Stability and Tenure
Examine the work history to quantify the length of service of the candidate in the listed companies. Are there any gaps? Does work history indicate frequent change of jobs/companies? I had a candidate explain in his cover letter that he should, “…don’t label my 9 jobs in three years as a job. I’ve never quit a job!” So, have you been fired from any job?
There may be valid reasons for frequent job changes in numbers as small as 2 or 3 in a row, but a large number should send up a red flag.
Here are a few things that may or may not cause a resume to be rejected, but I personally find them irritating:
- The use of “cutie” resume templates – I hope people are more focused on presenting and selling skills rather than using an expensive method of gaining attention.
- Curriculum vitae written in the “First Person”.
- Including “Career Objectives” at the top of the resume. It’s nice, but it doesn’t really say anything to me other than, “I want the job!”
- Exaggeration of titles, experience and skills. As my kids already know, I get to the bottom of things, usually through carefully crafted interview questions to get the facts out. If you discover exaggerations, misinformation or lies, the candidate is written. By the way, if I find out the truth after hiring someone, I immediately have grounds to fire that person for dishonesty on the application or resume, or lying during the interview.
- Using colored paper or odd-sized paper to make a resume stand out, or anything other than “normal” type fonts like Arial, Helvetica, and Times New Roman doesn’t impress me. They seem more manipulative than adding to the candidate’s abilities.
- List personal/private interests and activities if they have nothing to do with work. I don’t care if you take in stray cats.
I took the liberty of including some elements that often make a positive impression, at least for me. You may have other preferences or find fault with some of mine – use what works best for you and gives you good results.
- Email resumes instead of faxing, mailing or delivering more paper. In addition, I prefer resumes in pdf file format, because I do not have to deal with the differences in software versions, and they are easier to pass to others. However, many companies today want resumes in MS Word or text so that their software can scan, store, score, and prioritize resumes.
- Well-organized and professional appearance – I didn’t include correct spelling and proper use of grammar here, because if the candidate didn’t use it, I probably already ignored their resume.
- Short and concise cover letter – less is more. Again, many companies require cover letters to evaluate communication and writing skills.
- Specific skills that match the job – Show that the candidate has read the ad carefully and has matched their skills to what is being sought.

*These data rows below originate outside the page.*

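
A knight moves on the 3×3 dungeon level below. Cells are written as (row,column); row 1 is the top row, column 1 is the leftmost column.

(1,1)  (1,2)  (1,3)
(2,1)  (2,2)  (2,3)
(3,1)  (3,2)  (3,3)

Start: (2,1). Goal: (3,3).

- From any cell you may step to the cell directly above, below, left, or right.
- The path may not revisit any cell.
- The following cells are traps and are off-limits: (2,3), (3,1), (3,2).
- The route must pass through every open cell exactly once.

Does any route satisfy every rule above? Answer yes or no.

Cell (1,3) has only one open neighbour but is neither the start nor the goal, so a Hamiltonian route would have to both enter and leave it through the same neighbour — impossible without revisiting.

no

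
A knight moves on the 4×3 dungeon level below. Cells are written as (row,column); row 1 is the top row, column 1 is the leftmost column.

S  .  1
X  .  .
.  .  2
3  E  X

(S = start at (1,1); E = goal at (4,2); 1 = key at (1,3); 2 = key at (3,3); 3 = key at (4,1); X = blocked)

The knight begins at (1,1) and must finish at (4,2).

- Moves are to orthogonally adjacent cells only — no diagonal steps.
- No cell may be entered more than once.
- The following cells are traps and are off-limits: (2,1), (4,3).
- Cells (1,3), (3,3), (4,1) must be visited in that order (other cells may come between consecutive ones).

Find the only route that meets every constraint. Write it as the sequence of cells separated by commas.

The waypoints must appear in the order (1,3), (3,3), (4,1), with no cell reused.
Route from (1,1): right 2 to (1,3), down 2 to (3,3), left 2 to (3,1), down 1 to (4,1), right 1 to (4,2) — 8 moves in all.
Check: order respected (1 at step 2, 2 at step 4, 3 at step 7).

(1,1), (1,2), (1,3), (2,3), (3,3), (3,2), (3,1), (4,1), (4,2)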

- Skills listed in the same order as the ad listed them, in order of priority – You listed the desired skills in order of priority on the job, right?
- Full and correct web addresses if used and applicable – make searching easier.
You and I spend enough time completing hiring processes. There are criteria that help us screen resumes quickly, and isolate the best candidates more effectively. An applicant’s failure to properly represent themselves helps determine that the applicant is not worthy of an interview. Resumes are actually “sales literature” for applicants. If he did not take proper care in the construction of his resumes, they do not reflect the work ethics, habits and expected processes.